In positive news, uptake of battery electric vans weighing up to 4.25 tonnes grew for the fifth consecutive month, up 55.1% to 1,413 units, with market share rising to 9.7% – up nearly five percentage points on last year.2 More than 30 zero emission van models are currently available, providing operators with increasing choice, and the industry has welcomed confirmation of the continuation of the still essential Plug-in Van Grant. Mandating faster chargepoint rollout – including van-specific charging infrastructure – will be crucial, however, to bolstering confidence, whilst reintroducing discounted VED on ZEVs is also necessary to help raise demand to levels required under market regulation.
With the industry charged to deliver a 16% zero emission new van market this year, urgent action is needed to encourage operators to switch, along with workable regulation that delivers growth and decarbonisation. The government’s review of the Zero Emission Vehicle Mandate is essential and must deliver measures and flexibilities that tackle lacklustre demand and encourage faster fleet renewal.


Against an increasingly difficult economic backdrop, van manufacturers have shown resilience, but the decline was perhaps inevitable after two years of strong performance. Even in a contracting market, however, zero emission uptake is positive but still struggles to match the ambition of regulation. While the ongoing Plug-in Van Grant provides a lifeline, we still need support to bolster operator confidence, boost demand and deliver decarbonisation.
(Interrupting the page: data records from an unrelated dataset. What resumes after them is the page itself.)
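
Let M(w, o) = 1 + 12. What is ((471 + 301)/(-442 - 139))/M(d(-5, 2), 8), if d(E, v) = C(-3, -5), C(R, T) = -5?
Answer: -772/7553 ≈ -0.10221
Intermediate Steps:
d(E, v) = -5
M(w, o) = 13
((471 + 301)/(-442 - 139))/M(d(-5, 2), 8) = ((471 + 301)/(-442 - 139))/13 = (772/(-581))*(1/13) = (772*(-1/581))*(1/13) = -772/581*1/13 = -772/7553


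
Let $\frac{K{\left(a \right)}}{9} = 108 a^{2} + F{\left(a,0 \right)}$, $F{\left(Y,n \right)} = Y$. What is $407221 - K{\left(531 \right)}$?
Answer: $-273663650$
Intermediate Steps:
$K{\left(a \right)} = 9 a + 972 a^{2}$ ($K{\left(a \right)} = 9 \left(108 a^{2} + a\right) = 9 \left(a + 108 a^{2}\right) = 9 a + 972 a^{2}$)
$407221 - K{\left(531 \right)} = 407221 - 9 \cdot 531 \left(1 + 108 \cdot 531\right) = 407221 - 9 \cdot 531 \left(1 + 57348\right) = 407221 - 9 \cdot 531 \cdot 57349 = 407221 - 274070871 = -273663650$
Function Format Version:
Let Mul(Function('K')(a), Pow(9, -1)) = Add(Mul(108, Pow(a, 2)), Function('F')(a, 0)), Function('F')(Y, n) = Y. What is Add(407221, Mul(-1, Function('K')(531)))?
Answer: -273663650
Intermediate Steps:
Function('K')(a) = Add(Mul(9, a), Mul(972, Pow(a, 2))) (Function('K')(a) = Mul(9, Add(Mul(108, Pow(a, 2)), a)) = Mul(9, Add(a, Mul(108, Pow(a, 2)))) = Add(Mul(9, a), Mul(972, Pow(a, 2))))
Add(407221, Mul(-1, Function('K')(531))) = Add(407221, Mul(-1, Mul(9, 531, Add(1, Mul(108, 531))))) = Add(407221, Mul(-1, Mul(9, 531, Add(1, 57348)))) = Add(407221, Mul(-1, Mul(9, 531, 57349))) = Add(407221, Mul(-1, 274070871)) = Add(407221, -274070871) = -273663650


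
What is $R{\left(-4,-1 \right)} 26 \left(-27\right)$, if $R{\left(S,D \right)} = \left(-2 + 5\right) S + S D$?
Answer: $5616$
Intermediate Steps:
$R{\left(S,D \right)} = 3 S + D S$
$R{\left(-4,-1 \right)} 26 \left(-27\right) = - 4 \left(3 - 1\right) 26 \left(-27\right) = \left(-4\right) 2 \cdot 26 \left(-27\right) = \left(-8\right) 26 \left(-27\right) = \left(-208\right) \left(-27\right) = 5616$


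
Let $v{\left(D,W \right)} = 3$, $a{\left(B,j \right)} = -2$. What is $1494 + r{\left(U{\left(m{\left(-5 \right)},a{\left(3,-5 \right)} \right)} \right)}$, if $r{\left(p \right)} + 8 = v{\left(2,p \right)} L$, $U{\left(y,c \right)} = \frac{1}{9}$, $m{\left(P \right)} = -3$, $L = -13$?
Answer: $1447$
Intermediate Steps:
$U{\left(y,c \right)} = \frac{1}{9}$
$r{\left(p \right)} = -47$ ($r{\left(p \right)} = -8 + 3 \left(-13\right) = -8 - 39 = -47$)
$1494 + r{\left(U{\left(m{\left(-5 \right)},a{\left(3,-5 \right)} \right)} \right)} = 1494 - 47 = 1447$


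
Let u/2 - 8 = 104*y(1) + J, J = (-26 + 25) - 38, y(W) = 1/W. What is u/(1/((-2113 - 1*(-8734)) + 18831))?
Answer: 3715992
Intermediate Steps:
J = -39 (J = -1 - 38 = -39)
u = 146 (u = 16 + 2*(104/1 - 39) = 16 + 2*(104*1 - 39) = 16 + 2*(104 - 39) = 16 + 2*65 = 16 + 130 = 146)
u/(1/((-2113 - 1*(-8734)) + 18831)) = 146/(1/((-2113 - 1*(-8734)) + 18831)) = 146/(1/((-2113 + 8734) + 18831)) = 146/(1/(6621 + 18831)) = 146/(1/25452) = 146*25452 = 3715992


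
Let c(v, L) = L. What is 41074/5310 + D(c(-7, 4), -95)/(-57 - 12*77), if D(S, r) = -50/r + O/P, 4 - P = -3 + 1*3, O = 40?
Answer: 14157709/1832835 ≈ 7.7245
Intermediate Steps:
P = 4 (P = 4 - (-3 + 1*3) = 4 - (-3 + 3) = 4 - 1*0 = 4 + 0 = 4)
D(S, r) = 10 - 50/r (D(S, r) = -50/r + 40/4 = -50/r + 40*(1/4) = -50/r + 10 = 10 - 50/r)
41074/5310 + D(c(-7, 4), -95)/(-57 - 12*77) = 41074/5310 + (10 - 50/(-95))/(-57 - 12*77) = 41074*(1/5310) + (10 - 50*(-1/95))/(-57 - 924) = 20537/2655 + (10 + 10/19)/(-981) = 20537/2655 + (200/19)*(-1/981) = 20537/2655 - 200/18639 = 14157709/1832835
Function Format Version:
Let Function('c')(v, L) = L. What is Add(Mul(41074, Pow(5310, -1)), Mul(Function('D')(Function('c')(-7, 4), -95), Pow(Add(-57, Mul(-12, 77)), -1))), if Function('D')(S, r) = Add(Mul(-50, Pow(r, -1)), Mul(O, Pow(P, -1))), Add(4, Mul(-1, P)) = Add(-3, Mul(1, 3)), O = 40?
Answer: Rational(14157709, 1832835) ≈ 7.7245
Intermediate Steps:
P = 4 (P = Add(4, Mul(-1, Add(-3, Mul(1, 3)))) = Add(4, Mul(-1, Add(-3, 3))) = Add(4, Mul(-1, 0)) = Add(4, 0) = 4)
Function('D')(S, r) = Add(10, Mul(-50, Pow(r, -1))) (Function('D')(S, r) = Add(Mul(-50, Pow(r, -1)), Mul(40, Pow(4, -1))) = Add(Mul(-50, Pow(r, -1)), Mul(40, Rational(1, 4))) = Add(Mul(-50, Pow(r, -1)), 10) = Add(10, Mul(-50, Pow(r, -1))))
Add(Mul(41074, Pow(5310, -1)), Mul(Function('D')(Function('c')(-7, 4), -95), Pow(Add(-57, Mul(-12, 77)), -1))) = Add(Mul(41074, Pow(5310, -1)), Mul(Add(10, Mul(-50, Pow(-95, -1))), Pow(Add(-57, Mul(-12, 77)), -1))) = Add(Mul(41074, Rational(1, 5310)), Mul(Add(10, Mul(-50, Rational(-1, 95))), Pow(Add(-57, -924), -1))) = Add(Rational(20537, 2655), Mul(Add(10, Rational(10, 19)), Pow(-981, -1))) = Add(Rational(20537, 2655), Mul(Rational(200, 19), Rational(-1, 981))) = Add(Rational(20537, 2655), Rational(-200, 18639)) = Rational(14157709, 1832835)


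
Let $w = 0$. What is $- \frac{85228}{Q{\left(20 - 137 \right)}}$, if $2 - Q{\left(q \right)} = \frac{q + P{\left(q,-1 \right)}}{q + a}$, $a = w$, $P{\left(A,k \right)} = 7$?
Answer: $- \frac{2492919}{31} \approx -80417.0$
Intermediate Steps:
$a = 0$
$Q{\left(q \right)} = 2 - \frac{7 + q}{q}$ ($Q{\left(q \right)} = 2 - \frac{q + 7}{q + 0} = 2 - \frac{7 + q}{q}$)
$- \frac{85228}{Q{\left(20 - 137 \right)}} = - \frac{85228}{\frac{1}{20 - 137} \left(-7 + \left(20 - 137\right)\right)} = - \frac{85228}{\frac{1}{-117} \left(-7 - 117\right)} = - \frac{85228}{\left(- \frac{1}{117}\right) \left(-124\right)} = - \frac{85228}{\frac{124}{117}} = \left(-85228\right) \frac{117}{124} = - \frac{2492919}{31}$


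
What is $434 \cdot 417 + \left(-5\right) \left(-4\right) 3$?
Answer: $181038$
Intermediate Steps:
$434 \cdot 417 + \left(-5\right) \left(-4\right) 3 = 180978 + 20 \cdot 3 = 180978 + 60 = 181038$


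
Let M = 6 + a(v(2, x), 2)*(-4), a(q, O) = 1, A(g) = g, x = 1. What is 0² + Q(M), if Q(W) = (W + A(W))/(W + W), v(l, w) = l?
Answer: 1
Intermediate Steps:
M = 2 (M = 6 + 1*(-4) = 6 - 4 = 2)
Q(W) = 1 (Q(W) = (W + W)/(W + W) = (2*W)/((2*W)) = (2*W)*(1/(2*W)) = 1)
0² + Q(M) = 0² + 1 = 0 + 1 = 1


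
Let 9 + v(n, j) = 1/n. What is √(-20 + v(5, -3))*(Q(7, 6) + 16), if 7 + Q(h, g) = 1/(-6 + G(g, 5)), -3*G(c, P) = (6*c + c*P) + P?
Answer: 9576*I*√5/445 ≈ 48.118*I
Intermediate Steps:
v(n, j) = -9 + 1/n
G(c, P) = -2*c - P/3 - P*c/3 (G(c, P) = -((6*c + c*P) + P)/3 = -((6*c + P*c) + P)/3 = -(P + 6*c + P*c)/3 = -2*c - P/3 - P*c/3)
Q(h, g) = -7 + 1/(-23/3 - 11*g/3) (Q(h, g) = -7 + 1/(-6 + (-2*g - ⅓*5 - ⅓*5*g)) = -7 + 1/(-6 + (-2*g - 5/3 - 5*g/3)) = -7 + 1/(-6 + (-5/3 - 11*g/3)) = -7 + 1/(-23/3 - 11*g/3))
√(-20 + v(5, -3))*(Q(7, 6) + 16) = √(-20 + (-9 + 1/5))*((-164 - 77*6)/(23 + 11*6) + 16) = √(-20 + (-9 + ⅕))*((-164 - 462)/(23 + 66) + 16) = √(-20 - 44/5)*(-626/89 + 16) = √(-144/5)*((1/89)*(-626) + 16) = (12*I*√5/5)*(-626/89 + 16) = (12*I*√5/5)*(798/89) = 9576*I*√5/445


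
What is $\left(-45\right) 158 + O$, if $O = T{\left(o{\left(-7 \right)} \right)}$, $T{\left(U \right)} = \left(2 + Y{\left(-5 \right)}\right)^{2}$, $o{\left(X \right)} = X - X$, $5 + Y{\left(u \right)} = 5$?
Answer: $-7106$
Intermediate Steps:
$Y{\left(u \right)} = 0$ ($Y{\left(u \right)} = -5 + 5 = 0$)
$o{\left(X \right)} = 0$
$T{\left(U \right)} = 4$ ($T{\left(U \right)} = \left(2 + 0\right)^{2} = 2^{2} = 4$)
$O = 4$
$\left(-45\right) 158 + O = \left(-45\right) 158 + 4 = -7110 + 4 = -7106$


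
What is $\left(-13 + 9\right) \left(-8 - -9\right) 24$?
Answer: $-96$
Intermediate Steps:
$\left(-13 + 9\right) \left(-8 - -9\right) 24 = - 4 \left(-8 + 9\right) 24 = \left(-4\right) 1 \cdot 24 = \left(-4\right) 24 = -96$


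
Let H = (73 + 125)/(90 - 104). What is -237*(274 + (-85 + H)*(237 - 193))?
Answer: 6782466/7 ≈ 9.6892e+5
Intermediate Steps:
H = -99/7 (H = 198/(-14) = 198*(-1/14) = -99/7 ≈ -14.143)
-237*(274 + (-85 + H)*(237 - 193)) = -237*(274 + (-85 - 99/7)*(237 - 193)) = -237*(274 - 694/7*44) = -237*(274 - 30536/7) = -237*(-28618/7) = 6782466/7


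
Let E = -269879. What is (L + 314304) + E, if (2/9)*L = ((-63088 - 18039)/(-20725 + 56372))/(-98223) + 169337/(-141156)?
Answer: 1626209206079806505/36610170818136 ≈ 44420.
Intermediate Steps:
L = -197632515885295/36610170818136 (L = 9*(((-63088 - 18039)/(-20725 + 56372))/(-98223) + 169337/(-141156))/2 = 9*(-81127/35647*(-1/98223) + 169337*(-1/141156))/2 = 9*(-81127*1/35647*(-1/98223) - 169337/141156)/2 = 9*(-81127/35647*(-1/98223) - 169337/141156)/2 = 9*(81127/3501355281 - 169337/141156)/2 = (9/2)*(-197632515885295/164745768681612) = -197632515885295/36610170818136 ≈ -5.3983)
(L + 314304) + E = (-197632515885295/36610170818136 + 314304) - 269879 = 11506525496307532049/36610170818136 - 269879 = 1626209206079806505/36610170818136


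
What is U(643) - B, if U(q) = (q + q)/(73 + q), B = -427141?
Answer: 152917121/358 ≈ 4.2714e+5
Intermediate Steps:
U(q) = 2*q/(73 + q) (U(q) = (2*q)/(73 + q) = 2*q/(73 + q))
U(643) - B = 2*643/(73 + 643) - 1*(-427141) = 2*643/716 + 427141 = 2*643*(1/716) + 427141 = 643/358 + 427141 = 152917121/358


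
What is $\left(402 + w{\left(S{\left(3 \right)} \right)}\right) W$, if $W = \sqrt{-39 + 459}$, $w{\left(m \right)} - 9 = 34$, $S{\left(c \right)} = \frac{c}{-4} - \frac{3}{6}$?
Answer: $890 \sqrt{105} \approx 9119.8$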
Industry has committed billions to this vital transition and the mandate review must deliver workable measures that enable that commitment to deliver our shared ambition.
Mike Hawes, SMMT Chief Executive
Notes to editors
- LCV registrations, February 2020: 14,103 units
- SMMT’s BEV LCV registration data reflects the Vehicle Emissions Trading Scheme, in which BEVs weighing >3.5-4.25t contribute towards each manufacturer’s target, in addition to those weighing ≤3.5t.